第1章だけ読ませていただきました。ゴア描写がやけにリアルで、音の表現がないのに音が聞こえてくるような描写力。世界観に矛盾を感じることのない説得力。そして暗い霧を脳内再生させる表現力。
全てが私にはないので羨ましい限りです。
また、主人公の天然な性格の悪さもしっかりと世界観に馴染んでいていいですね。
主人公の性格の悪さが「こいつは性格が悪い」と書かれていなくてもしっかりと表現されている小説はなかなか無いと思います。

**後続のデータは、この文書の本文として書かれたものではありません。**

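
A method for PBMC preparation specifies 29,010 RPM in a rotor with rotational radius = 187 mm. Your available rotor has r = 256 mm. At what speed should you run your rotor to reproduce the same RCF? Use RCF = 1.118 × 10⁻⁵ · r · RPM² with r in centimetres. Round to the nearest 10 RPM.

24790 RPM

Original rotor: r = 187 mm = 18.7 cm
RCF_original = 1.118 × 10⁻⁵ × 18.7 × (29010)² = 1.118 × 10⁻⁵ × 18.7 × 841,580,100 ≈ 175,945.8 × g
Your rotor: r = 256 mm = 25.6 cm
175,945.8 = 1.118 × 10⁻⁵ × 25.6 × N²
N² = 175,945.8 / (28.6208 × 10⁻⁵) = 614,748,015
N ≈ √614,748,015 ≈ 24,794.1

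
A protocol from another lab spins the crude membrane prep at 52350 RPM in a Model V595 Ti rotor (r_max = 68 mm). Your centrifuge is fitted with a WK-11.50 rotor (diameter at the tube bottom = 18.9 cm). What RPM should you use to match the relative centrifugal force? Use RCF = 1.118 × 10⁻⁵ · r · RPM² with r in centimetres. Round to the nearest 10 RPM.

Original rotor: r = 68 mm = 6.8 cm
RCF_original = 1.118 × 10⁻⁵ × 6.8 × (52350)² = 1.118 × 10⁻⁵ × 6.8 × 2,740,522,500 ≈ 208,345.5 × g
Your rotor: r = 18.9 / 2 = 9.45 cm
208,345.5 = 1.118 × 10⁻⁵ × 9.45 × N²
N² = 208,345.5 / (10.5651 × 10⁻⁵) = 1,972,016,356
N ≈ √1,972,016,356 ≈ 44,407.4

≈ 44410 RPM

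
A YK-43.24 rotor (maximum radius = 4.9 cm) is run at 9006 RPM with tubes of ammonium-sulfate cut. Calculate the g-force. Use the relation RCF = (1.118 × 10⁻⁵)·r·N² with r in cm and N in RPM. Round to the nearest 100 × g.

4400 g

RCF = 1.118 × 10⁻⁵ × 4.9 × (9006)² = 1.118 × 10⁻⁵ × 4.9 × 81,108,036 ≈ 4,443.3 × g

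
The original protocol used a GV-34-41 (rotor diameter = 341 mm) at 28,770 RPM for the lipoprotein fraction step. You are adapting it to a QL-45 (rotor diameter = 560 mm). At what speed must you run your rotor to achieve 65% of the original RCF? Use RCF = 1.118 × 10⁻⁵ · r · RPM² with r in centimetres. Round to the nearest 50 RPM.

Original rotor: r = 341 mm / 2 = 170.5 mm = 17.05 cm
RCF_original = 1.118 × 10⁻⁵ × 17.05 × (28770)² = 1.118 × 10⁻⁵ × 17.05 × 827,712,900 ≈ 157,777.8 × g
Target RCF = 0.65 × 157,777.8 ≈ 102,555.6 × g
Your rotor: r = 560 mm / 2 = 280 mm = 28 cm
102,555.6 = 1.118 × 10⁻⁵ × 28 × N²
N² = 102,555.6 / (31.304 × 10⁻⁵) = 327,611,807
N ≈ √327,611,807 ≈ 18,100.0

18100 RPM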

これから先、主人公をはじめこの世界の人間たちはどうなっていくのか。気になる限りです。
時間があるときにまた読んでみようと思います。
★世界に迫りくる脅威と言われて貴方は何を思い出すだろうか? 圧倒的な軍勢による侵略と言うのはある意味定番だろう。未知の病原体に寄るパンデミックもそうだし、人知を超えた未知なる生命体や存在による無慈悲な蹂躙・殺戮も想定される。それらには様々な形式があるだろう。
★登場人物たちの前に絶対的な絶望感で存在し、物語世界観の根っ子に根を下ろす形で圧倒的存在感を示す形式の脅威がある。それが『世界の終焉』である。どうあがいても、なにを立ち向かってもどうにもならない。主人公たちを含む人間たちはじわじわと生存圏を脅かされ為す術無く滅びゆくしか無い。そうした形式で物語が始まるスタイルを【世界終焉系】と呼ぶ
★代表的な物として、腐海が人類を脅かす〝ナウシカ〟巨人に人間が捕食される〝進撃の巨人〟遊星爆弾と放射能汚染で地上を奪われた〝宇宙戦艦ヤマト〟
★いずれもがスケールの大きい長編ドラマであり、いかに人間が矮小で非力であるかを突きつけながらも、それに対し必死に食らいつき戦いなおも敗北し、それでも再び立ち上がる姿に我々は強い共感を得る。なぜなら――『たとえ滅びると判っていても、人間は尊厳を持って生き残ることを望む生き物だからである』
★本作において人間たちは、魔物を生み出す〝黒い霧〟に襲われて滅亡の危機にある。そして、その黒い霧をもたらすのは50年周期で世界に迫る〝凶星・キャタズノアール〟――だがその因果関係はおろか、対策すらおぼつかない。ジリジリと黒い霧に生存領域を削られる状況にあるのだ。
★だがその黒い霧と凶星についての謎をめぐり、2つの国家勢力が抗争を繰り広げることとなる。それがアールダン王国とギア王国だ。権謀術数が交錯し、時には恐るべき剣技がしのぎをけずりあう。そして追い詰められた人間たちによる集団抗争劇が幕を開けるのである。
★単なる謎解き冒険譚に陥らない、確かなストーリー構成力が光る期待作だ。その『世界の終焉』の行く末のドラマを見守らずにはいられないである。